The Russian cavalry commander, Lieutenant Genral Ryzhov, now chose to split his forces. With the imposing masses of British Light Brigade to his right, and the Heavy Brigade to his front, the most direct route to Balaclava lay to his left. Sparsely defended by a screen of British and Turkish infantry, a Russian victory appeared a foregone conclusion. Ryzhov launched the 12th Ingermanland Hussars, over 400 strong, to sweep away this fragile line of men. The already shaken Turkish infantry fired a volley, then fled, leaving only 93rd (Highland) Regiment in the Russian’s path.
The 93rd formed up in line, two deep, with nothing but Balaclava and the Black Sea at their backs. The action was witnessed by the war correspondent for The Times, William Howard Russell, and it was Russell’s description of the Highlanders that would ripple down the centuries. From his vantage point alongside Lord Raglan on the Sapouné Heights, the journalist had a clear view of what followed:
‘The Russians dash at the Highlanders. The ground flies beneath their horses’ feet: gathering speed at every stride, they dash on towards that thin red streak topped with a line of steel’.
But it wasn’t the steel bayonets that stopped the cavalry.

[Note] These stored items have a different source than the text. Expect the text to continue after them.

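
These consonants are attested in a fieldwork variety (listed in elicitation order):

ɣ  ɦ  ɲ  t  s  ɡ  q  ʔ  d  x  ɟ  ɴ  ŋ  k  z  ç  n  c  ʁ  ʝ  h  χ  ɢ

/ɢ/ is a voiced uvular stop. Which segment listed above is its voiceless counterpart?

The voiceless counterpart is a voiceless uvular stop — in this inventory, /q/.

/q/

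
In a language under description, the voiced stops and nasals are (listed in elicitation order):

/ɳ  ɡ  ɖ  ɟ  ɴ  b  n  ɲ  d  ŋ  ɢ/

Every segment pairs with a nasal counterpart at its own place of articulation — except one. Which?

Alveolar: /d/ ~ /n/
Retroflex: /ɖ/ ~ /ɳ/
Palatal: /ɟ/ ~ /ɲ/
Velar: /ɡ/ ~ /ŋ/
Uvular: /ɢ/ ~ /ɴ/
Bilabial: only /b/ (oral stop); no nasal partner.
So /b/ is the unpaired segment.

/b/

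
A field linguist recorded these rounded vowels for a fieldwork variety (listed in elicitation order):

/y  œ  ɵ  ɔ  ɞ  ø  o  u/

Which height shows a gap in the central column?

high

high: front /y/, central —, back /u/.
high-mid: front /ø/, central /ɵ/, back /o/.
low-mid: front /œ/, central /ɞ/, back /ɔ/.
Every height has a central member except high, where /ʉ/ would be expected.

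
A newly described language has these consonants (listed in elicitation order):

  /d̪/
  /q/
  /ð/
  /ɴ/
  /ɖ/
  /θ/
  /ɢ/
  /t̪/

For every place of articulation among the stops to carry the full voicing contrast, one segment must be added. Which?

/ʈ/

Voiceless: /t̪/ (dental), /q/ (uvular).
Voiced: /d̪/ (dental), /ɖ/ (retroflex), /ɢ/ (uvular).
The retroflex row has no voiceless member, so the gap is the voiceless retroflex stop /ʈ/.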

Sir Colin Campbell commanded the 93rd, and had seen the effect of their Minié rifles at Alma, so chose to deploy his men in firing line, rather than receive cavalry in square as the British had at Waterloo. This meant every one of the regiment’s 500 rifles could be brought to bear, and they were sighted out to 1,000 yards.

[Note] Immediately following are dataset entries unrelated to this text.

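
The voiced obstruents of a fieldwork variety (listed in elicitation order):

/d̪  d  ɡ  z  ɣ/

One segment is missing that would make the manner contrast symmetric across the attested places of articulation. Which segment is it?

/ð/

place of articulation  stop      fricative
dental            d̪        —       
alveolar          d         z       
velar             ɡ         ɣ       
The dental row has no fricative member, so the gap is the dental fricative /ð/.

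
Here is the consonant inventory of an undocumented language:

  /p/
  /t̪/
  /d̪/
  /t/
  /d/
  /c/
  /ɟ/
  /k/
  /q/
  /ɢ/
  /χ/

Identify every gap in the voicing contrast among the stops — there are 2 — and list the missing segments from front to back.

place of articulation  voiceless  voiced  
bilabial          p         —       
dental            t̪        d̪      
alveolar          t         d       
palatal           c         ɟ       
velar             k         —       
uvular            q         ɢ       
Gaps, from front to back: bilabial lacks voiced (/b/); velar lacks voiced (/ɡ/).

/b/, /ɡ/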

Surprisingly, for an action so famous, accounts vary as to the number and range of the ensuing volleys. The first may have been at the extreme range of 800 yards, and seemed to have little effect. A second, at perhaps less than 500 yards, took a heavier toll and caused the hussars to wheel away to their left. Seeing the cavalry appearing to prepare to outflank him, Campbell calmly wheeled his right rank company round to deliver a final volley. That third decided the matter. The Russian cavalry retreated, and Balaclava was saved.
The phrasing of Russell’s Balaclava despatch was gradually condensed, and by the time the artist Robert Gibb unveiled his iconic oil painting of the 93rd’s triumph in 1881, its title of ‘The Thin Red Line’ had already entered the national lexicon.
The Russian reverse at Balaclava was consolidated when the British Heavy Brigade charged into the remaining body of Russian horsemen and put them to flight. That day would have gone down in military history as a resounding success, had not the Light Brigade then mistakenly ridden to their infamous destruction in the ‘Valley of Death’.